Editorial Extermínio

Publicado em: 07/06/2018 03:00 Atualizado em: 07/06/2018 09:18

A violência e um sistema caótico de segurança estratificam etnicamente o país. As principais vítimas são homens e mulheres negros. Em 2016, foram registrados 62.517 homicídios, sendo que a taxa de pretos e pardos é duas vezes e meia superior à dos não negros (brancos, amarelos e indígenas) — 40,2 vítimas afrodescendentes em cada 100 mil contra 16 de outras etnias juntas. O Atlas da Violência 2018, elaborado pelo Instituto de Pesquisa Econômica Aplicada (Ipea) e pelo Fórum Brasileiro de Segurança Pública, com base em dados do Sistema de Informações sobre Mortalidade, do Ministério da Saúde, mostra acentuado processo de extermínio em curso no Brasil.

Na última década, a contar de 2006, a taxa de assassinato de negros cresceu 23,1%, enquanto a de não negros declinou 6,8%. O número de mulheres pretas e pardas vítimas de homicídio aumentou 15,4% e o das não negras, caiu 8%, em igual período. Em 2016, a taxa de mortes violentas entre as negras foi 71% maior do que entre as não negras.

Na mira das armas está também a juventude brasileira, na faixa de 15 a 29 anos. Foram 33.590 homicídios, em 2016, sendo 94,6% homens — aumento de 7,4% ante 2015. Esse crescimento ocorreu em 20 das 27 unidades federadas, com destaque para Acre (+84,8%) e Amapá (41,2%). No Distrito Federal, a taxa cresceu 6%. Paraíba, Espírito Santo, Ceará e São Paulo registraram redução que variou entre 13,5% e 15,6%.

O racismo histórico, herança do século 16, e o descaso do poder público explicam a elevada mortalidade de indivíduos negros, que somam cerca de 55% da população brasileira, segundo o Instituto Brasileiro de Geografia e Estatística (IBGE). No entanto, os negros representam mais de 63% entre os mais de 13 milhões de desempregados.

A condição de pobreza é uma das sequelas de um processo histórico, respaldado na discriminação e no entendimento de que os negros são menos capazes do que não negros. O regime de cotas nas universidades passou a vigir no país, em meados dos anos 2000, por iniciativa da Universidade Estadual do Rio de Janeiro (Uerj) e, em seguida, pela Universidade de Brasília. Mas não foi um processo pacífico. O Partido Democratas (DEM) recorreu ao Supremo Tribunal Federal para acabar com o sistema.
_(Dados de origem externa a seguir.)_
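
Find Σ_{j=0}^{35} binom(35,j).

Setting x = 1 in (1+x)^35 gives Σ C(35,j) = 2^35 = 34359738368.

34359738368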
A tendência de alijar os afrodescendentes dos processos de educação e reduzir as chances de ascenção socioeconômica é persistente.

Na avaliação dos especialistas dedicados ao tema, o cenário de violência no país não deverá se reverter em pouco tempo. As limitações orçamentárias da União, acompanhadas da redução de verbas para as políticas sociais, tendem a agravar a situação. Não bastasse, dentro do Congresso Nacional, na maioria das vezes de costas aos problemas de sociedade, é sólida a bancada que defende a revogação do Estatuto de Desarmamento e liberação geral do comércio de arma e munição. Nem o quadro de guerra, que levou o governo federal a recorrer à intervenção militar no Rio de Janeiro, é capaz de demover da bancada bala a estapafúrdia pretenção a fim de favorecer a indústria bélica. Independentemente do recorte raça/cor, o Brasil é também o mais afetado pela negligência: perde a juventude para o crime ou para as bala.